Jika program PSR berjalan sesuai target, kata Gulat, maka produksi CPO per hektar per tahun berpotensi meningkat signifikan menjadi 6–9 ton. “Kalau saat ini hanya pada kisaran 1,7–2,5 ton CPO per hektar per tahun,” ungkapnya.

B50 Siap Serap 39% Produksi CPO Nasional

Dalam perhitungan Apkasindo, kebutuhan CPO untuk program B50 mencapai 18 juta ton atau sekitar 39% dari total produksi CPO nasional tahun 2024 yang mencapai 46 juta ton. 

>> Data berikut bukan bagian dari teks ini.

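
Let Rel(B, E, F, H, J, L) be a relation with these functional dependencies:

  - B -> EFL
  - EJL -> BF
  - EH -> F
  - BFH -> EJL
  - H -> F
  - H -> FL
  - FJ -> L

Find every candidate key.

Attribute H never appears on the right-hand side of any dependency, so H must belong to every candidate key.
{H}⁺ = {F, H, L}, which is not all of the schema, so we must add further attributes.
{B, H}⁺: B→EFL adds E, F, L; BFH→EJL adds J → {B, E, F, H, J, L}.
{E, H, J}⁺: EH→F adds F; H→FL adds L; EJL→BF adds B → {B, E, F, H, J, L}.

{B, H}, {E, H, J}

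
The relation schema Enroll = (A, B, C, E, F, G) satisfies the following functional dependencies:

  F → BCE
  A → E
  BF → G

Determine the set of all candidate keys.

Attributes A, F never appear on any right-hand side, so every candidate key must contain {A, F}.
{A, F}⁺ = {A, B, C, E, F, G}, which is all of the schema, so {A, F} is the only candidate key.

(A, F)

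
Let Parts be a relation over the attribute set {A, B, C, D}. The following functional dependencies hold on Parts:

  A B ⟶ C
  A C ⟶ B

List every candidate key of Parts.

Attributes A, D never appear on any right-hand side, so every candidate key must contain {A, D}.
{A, D}⁺ = {A, D}, which is not all of the schema, so we must add further attributes.
{A, B, D}⁺: AB→C adds C → {A, B, C, D}.
{A, C, D}⁺: AC→B adds B → {A, B, C, D}.
Any other superkey contains one of these as a subset, so there are no further candidate keys.

{A, B, D}, {A, C, D}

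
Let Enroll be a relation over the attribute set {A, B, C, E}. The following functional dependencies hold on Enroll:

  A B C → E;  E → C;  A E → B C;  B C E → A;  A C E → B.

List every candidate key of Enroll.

{A, E}, {B, E}, {A, B, C}

{A, E}⁺: E→C adds C; AE→BC adds B → {A, B, C, E}.
{B, E}⁺: E→C adds C; BCE→A adds A → {A, B, C, E}.
{A, B, C}⁺: ABC→E adds E → {A, B, C, E}.
Any other superkey contains one of these as a subset, so there are no further candidate keys.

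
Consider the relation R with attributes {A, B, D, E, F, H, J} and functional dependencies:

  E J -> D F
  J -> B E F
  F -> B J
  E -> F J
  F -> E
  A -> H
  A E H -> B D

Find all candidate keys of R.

Attribute A never appears on the right-hand side of any dependency, so A must belong to every candidate key.
{A}⁺ = {A, H}, which is not all of the schema, so we must add further attributes.
{A, E}⁺: E→FJ adds F, J; A→H adds H; AEH→BD adds B, D → {A, B, D, E, F, H, J}.
{A, F}⁺: F→BJ adds B, J; F→E adds E; A→H adds H; AEH→BD adds D → {A, B, D, E, F, H, J}.
{A, J}⁺: J→BEF adds B, E, F; A→H adds H; AEH→BD adds D → {A, B, D, E, F, H, J}.

{A, E}, {A, F}, {A, J}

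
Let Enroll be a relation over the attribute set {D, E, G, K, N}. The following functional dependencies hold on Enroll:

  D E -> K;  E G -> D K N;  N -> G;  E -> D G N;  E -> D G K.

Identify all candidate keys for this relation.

Attribute E never appears on the right-hand side of any dependency, so E must belong to every candidate key.
{E}⁺ = {D, E, G, K, N}, which is all of the schema, so {E} is the only candidate key.

{E}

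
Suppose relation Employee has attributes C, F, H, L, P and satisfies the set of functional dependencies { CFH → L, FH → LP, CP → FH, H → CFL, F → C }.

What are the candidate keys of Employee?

(H), (C, P), (F, P)

{H}⁺: H→CFL adds C, F, L; FH→LP adds P → {C, F, H, L, P}.
{C, P}⁺: CP→FH adds F, H; H→CFL adds L → {C, F, H, L, P}. Minimal: {P}⁺ = {P}; {C}⁺ = {C} — none reach the full schema.
{F, P}⁺: F→C adds C; CP→FH adds H; H→CFL adds L → {C, F, H, L, P}. Minimal: {P}⁺ = {P}; {F}⁺ = {C, F} — none reach the full schema.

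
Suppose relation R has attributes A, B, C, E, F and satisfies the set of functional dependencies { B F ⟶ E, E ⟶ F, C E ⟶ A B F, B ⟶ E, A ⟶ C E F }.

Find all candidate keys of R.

(A), (B, C), (C, E)

{A}⁺: A→CEF adds C, E, F; CE→ABF adds B → {A, B, C, E, F}.
{B, C}⁺: B→E adds E; E→F adds F; CE→ABF adds A → {A, B, C, E, F}. Minimal: {C}⁺ = {C}; {B}⁺ = {B, E, F} — none reach the full schema.
{C, E}⁺: E→F adds F; CE→ABF adds A, B → {A, B, C, E, F}. Minimal: {E}⁺ = {E, F}; {C}⁺ = {C} — none reach the full schema.
Any other superkey contains one of these as a subset, so there are no further candidate keys.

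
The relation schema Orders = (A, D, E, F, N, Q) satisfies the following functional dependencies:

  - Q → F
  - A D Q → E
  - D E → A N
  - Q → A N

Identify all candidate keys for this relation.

{D, Q}

Attributes D, Q never appear on any right-hand side, so every candidate key must contain {D, Q}.
{D, Q}⁺ = {A, D, E, F, N, Q}, which is all of the schema, so {D, Q} is the only candidate key.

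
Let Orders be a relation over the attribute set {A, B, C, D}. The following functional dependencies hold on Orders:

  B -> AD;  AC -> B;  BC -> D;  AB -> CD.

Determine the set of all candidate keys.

{B}⁺: B→AD adds A, D; AB→CD adds C → {A, B, C, D}.
{A, C}⁺: AC→B adds B; BC→D adds D → {A, B, C, D}. Minimal: {C}⁺ = {C}; {A}⁺ = {A} — none reach the full schema.
Any other superkey contains one of these as a subset, so there are no further candidate keys.

{B}; {A, C}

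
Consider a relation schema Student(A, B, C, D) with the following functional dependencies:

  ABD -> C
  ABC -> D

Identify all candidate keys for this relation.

Attributes A, B never appear on any right-hand side, so every candidate key must contain {A, B}.
{A, B}⁺ = {A, B}, which is not all of the schema, so we must add further attributes.
{A, B, C}⁺: ABC→D adds D → {A, B, C, D}.
{A, B, D}⁺: ABD→C adds C → {A, B, C, D}.
Any other superkey contains one of these as a subset, so there are no further candidate keys.

{A, B, C}, {A, B, D}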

Berdasarkan data Badan Pusat Statistik (BPS), dari total tersebut, sekitar 20 juta ton atau 44% digunakan untuk kebutuhan domestik, sementara 26 juta ton sisanya diekspor dalam bentuk produk turunan.

Dengan implementasi B50, konsumsi domestik diprediksi naik menjadi 25 juta ton, di mana sebagian besar diserap untuk kebutuhan energi. 

“Maka jika B50 jalan, konsumsi dalam negeri akan naik menjadi 25 juta ton. Dimana konsumsi dalam negeri ini didominasi oleh kebutuhan energi (B50) sebesar 18 juta ton CPO sisanya untuk food dan oleokimia,” tutup Gulat.

Kebijakan mandatori B50 ini diharapkan tidak hanya menguatkan industri biodiesel nasional, tetapi juga memberikan efek berantai positif terhadap perekonomian daerah dan kesejahteraan petani sawit. 

Dengan meningkatnya permintaan domestik, harga sawit yang stabil, dan dorongan bagi program peremajaan kebun, Indonesia berpotensi mempertahankan posisinya sebagai produsen dan eksportir CPO terbesar di dunia.